In dem halben Häuschen, das zur Straße hin offen ist, sitzt Gustav Kleinschmidt von der Künstlergruppe LA 54, die zuletzt durch fünf begehbare Stahlblöcke vor ebenjener Brauerei von sich hören machte. Das bewohnbare Camp aus rot angestrichenen Metallwürfeln auf dem Bürgersteig war ein erster Protest gegen den anhaltenden Leerstand auf dem Gelände. Das neue Projekt mit dem einfachen Titel „Das Haus“ macht genau da weiter, wo die „Rote Block Kolonie“ aufgehört hat. Denn an der Situation des verfallenden Brauereikomplexes, auf dem laut einer mündlichen Vereinbarung zwischen Bezirk, Eigentümer und Kunstkollektiv eigentlich Sozialwohnungen, eine Kita und ein Kunstverein entstehen sollen, hat sich zwischendurch nichts geändert. Ein Vertrag für die Umnutzung wurde vom Besitzer nie unterschrieben.
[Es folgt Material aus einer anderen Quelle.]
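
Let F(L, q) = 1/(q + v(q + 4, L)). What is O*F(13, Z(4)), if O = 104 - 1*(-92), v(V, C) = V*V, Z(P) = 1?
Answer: 98/13 ≈ 7.5385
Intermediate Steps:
v(V, C) = V**2
F(L, q) = 1/(q + (4 + q)**2) (F(L, q) = 1/(q + (q + 4)**2) = 1/(q + (4 + q)**2))
O = 196 (O = 104 + 92 = 196)
O*F(13, Z(4)) = 196/(1 + (4 + 1)**2) = 196/(1 + 5**2) = 196/(1 + 25) = 196/26 = 196*(1/26) = 98/13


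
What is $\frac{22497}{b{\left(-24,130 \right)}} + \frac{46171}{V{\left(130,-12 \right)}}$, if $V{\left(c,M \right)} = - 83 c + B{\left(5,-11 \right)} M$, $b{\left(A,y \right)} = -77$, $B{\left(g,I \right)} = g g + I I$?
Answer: $- \frac{285712541}{965734} \approx -295.85$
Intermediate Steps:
$B{\left(g,I \right)} = I^{2} + g^{2}$ ($B{\left(g,I \right)} = g^{2} + I^{2} = I^{2} + g^{2}$)
$V{\left(c,M \right)} = - 83 c + 146 M$ ($V{\left(c,M \right)} = - 83 c + \left(\left(-11\right)^{2} + 5^{2}\right) M = - 83 c + \left(121 + 25\right) M = - 83 c + 146 M$)
$\frac{22497}{b{\left(-24,130 \right)}} + \frac{46171}{V{\left(130,-12 \right)}} = \frac{22497}{-77} + \frac{46171}{\left(-83\right) 130 + 146 \left(-12\right)} = 22497 \left(- \frac{1}{77}\right) + \frac{46171}{-10790 - 1752} = - \frac{22497}{77} + \frac{46171}{-12542} = - \frac{22497}{77} + 46171 \left(- \frac{1}{12542}\right) = - \frac{22497}{77} - \frac{46171}{12542} = - \frac{285712541}{965734}$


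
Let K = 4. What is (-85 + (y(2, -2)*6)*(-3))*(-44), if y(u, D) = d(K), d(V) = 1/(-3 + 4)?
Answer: 4532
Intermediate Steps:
d(V) = 1 (d(V) = 1/1 = 1)
y(u, D) = 1
(-85 + (y(2, -2)*6)*(-3))*(-44) = (-85 + (1*6)*(-3))*(-44) = (-85 + 6*(-3))*(-44) = (-85 - 18)*(-44) = -103*(-44) = 4532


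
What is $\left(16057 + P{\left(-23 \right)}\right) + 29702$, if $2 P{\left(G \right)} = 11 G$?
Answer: $\frac{91265}{2} \approx 45633.0$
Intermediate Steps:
$P{\left(G \right)} = \frac{11 G}{2}$
$\left(16057 + P{\left(-23 \right)}\right) + 29702 = \left(16057 + \frac{11}{2} \left(-23\right)\right) + 29702 = \left(16057 - \frac{253}{2}\right) + 29702 = \frac{31861}{2} + 29702 = \frac{91265}{2}$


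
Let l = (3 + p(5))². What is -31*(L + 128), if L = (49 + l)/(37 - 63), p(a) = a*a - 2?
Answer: -80693/26 ≈ -3103.6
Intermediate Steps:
p(a) = -2 + a² (p(a) = a² - 2 = -2 + a²)
l = 676 (l = (3 + (-2 + 5²))² = (3 + (-2 + 25))² = (3 + 23)² = 26² = 676)
L = -725/26 (L = (49 + 676)/(37 - 63) = 725/(-26) = 725*(-1/26) = -725/26 ≈ -27.885)
-31*(L + 128) = -31*(-725/26 + 128) = -31*2603/26 = -80693/26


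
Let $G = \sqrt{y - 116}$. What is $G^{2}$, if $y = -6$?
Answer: $-122$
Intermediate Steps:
$G = i \sqrt{122}$ ($G = \sqrt{-6 - 116} = \sqrt{-122} = i \sqrt{122} \approx 11.045 i$)
$G^{2} = \left(i \sqrt{122}\right)^{2} = -122$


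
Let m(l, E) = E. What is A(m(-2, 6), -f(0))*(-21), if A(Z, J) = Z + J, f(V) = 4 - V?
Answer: -42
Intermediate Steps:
A(Z, J) = J + Z
A(m(-2, 6), -f(0))*(-21) = (-(4 - 1*0) + 6)*(-21) = (-(4 + 0) + 6)*(-21) = (-1*4 + 6)*(-21) = (-4 + 6)*(-21) = 2*(-21) = -42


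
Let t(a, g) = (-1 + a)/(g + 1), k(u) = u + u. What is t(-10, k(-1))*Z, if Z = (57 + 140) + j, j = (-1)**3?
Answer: 2156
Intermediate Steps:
k(u) = 2*u
j = -1
t(a, g) = (-1 + a)/(1 + g)
Z = 196 (Z = (57 + 140) - 1 = 197 - 1 = 196)
t(-10, k(-1))*Z = ((-1 - 10)/(1 + 2*(-1)))*196 = (-11/(1 - 2))*196 = (-11/(-1))*196 = -1*(-11)*196 = 11*196 = 2156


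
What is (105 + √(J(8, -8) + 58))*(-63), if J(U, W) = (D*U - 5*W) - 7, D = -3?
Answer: -6615 - 63*√67 ≈ -7130.7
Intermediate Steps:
J(U, W) = -7 - 5*W - 3*U (J(U, W) = (-3*U - 5*W) - 7 = (-5*W - 3*U) - 7 = -7 - 5*W - 3*U)
(105 + √(J(8, -8) + 58))*(-63) = (105 + √((-7 - 5*(-8) - 3*8) + 58))*(-63) = (105 + √((-7 + 40 - 24) + 58))*(-63) = (105 + √(9 + 58))*(-63) = (105 + √67)*(-63) = -6615 - 63*√67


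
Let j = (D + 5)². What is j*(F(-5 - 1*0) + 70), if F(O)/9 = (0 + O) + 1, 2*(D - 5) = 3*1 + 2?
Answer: 10625/2 ≈ 5312.5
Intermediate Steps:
D = 15/2 (D = 5 + (3*1 + 2)/2 = 5 + (3 + 2)/2 = 5 + (½)*5 = 5 + 5/2 = 15/2 ≈ 7.5000)
j = 625/4 (j = (15/2 + 5)² = (25/2)² = 625/4 ≈ 156.25)
F(O) = 9 + 9*O (F(O) = 9*((0 + O) + 1) = 9*(O + 1) = 9*(1 + O) = 9 + 9*O)
j*(F(-5 - 1*0) + 70) = 625*((9 + 9*(-5 - 1*0)) + 70)/4 = 625*((9 + 9*(-5 + 0)) + 70)/4 = 625*((9 + 9*(-5)) + 70)/4 = 625*((9 - 45) + 70)/4 = 625*(-36 + 70)/4 = (625/4)*34 = 10625/2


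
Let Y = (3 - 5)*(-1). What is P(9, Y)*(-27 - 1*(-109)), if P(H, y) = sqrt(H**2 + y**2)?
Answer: 82*sqrt(85) ≈ 756.00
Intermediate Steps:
Y = 2 (Y = -2*(-1) = 2)
P(9, Y)*(-27 - 1*(-109)) = sqrt(9**2 + 2**2)*(-27 - 1*(-109)) = sqrt(81 + 4)*(-27 + 109) = sqrt(85)*82 = 82*sqrt(85)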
Nur der Besitzer ändert sich

„Seit letztem Dezember haben wir nichts mehr von den Eigentümern gehört“, so Kleinschmidt. Sieben Jahre stünden die Gebäude nun schon leer. Das Einzige, was sich in dieser Zeit verändert habe, seien die Besitzer. Die Denkmalschutzbehörde soll diese bereits darauf angesprochen haben, in welch miserablem Zustand sich der Gebäudekomplex befände. Einzige Folge: im Innenhof stehen nun Zäune, die einsturzgefährdete Bereiche markieren.

Als Protest steht jetzt das Backsteinhäuschen da. Steine und Dachstuhl stammen laut Kleinschmidt von einer Ruine in Mittenwalde, die ebenso alt wie die Brauerei ist. Doch „das Haus“ steht nicht einfach leer neben seinem großen Bruder. Innen hat sich Kleinschmidt ein Büro eingerichtet, das er „Ministerium für Untergrund“ nennt. Von hier aus organisiert er zahlreiche Kunstveranstaltungen, die ab Ende Juni in der besetzten ehemaligen Trinkhalle gleich neben dem Biergarten stattfinden sollen – wenn dort schon kein Bier mehr gebraut wird, dann soll sich wenigstens die Kunst ausleben können!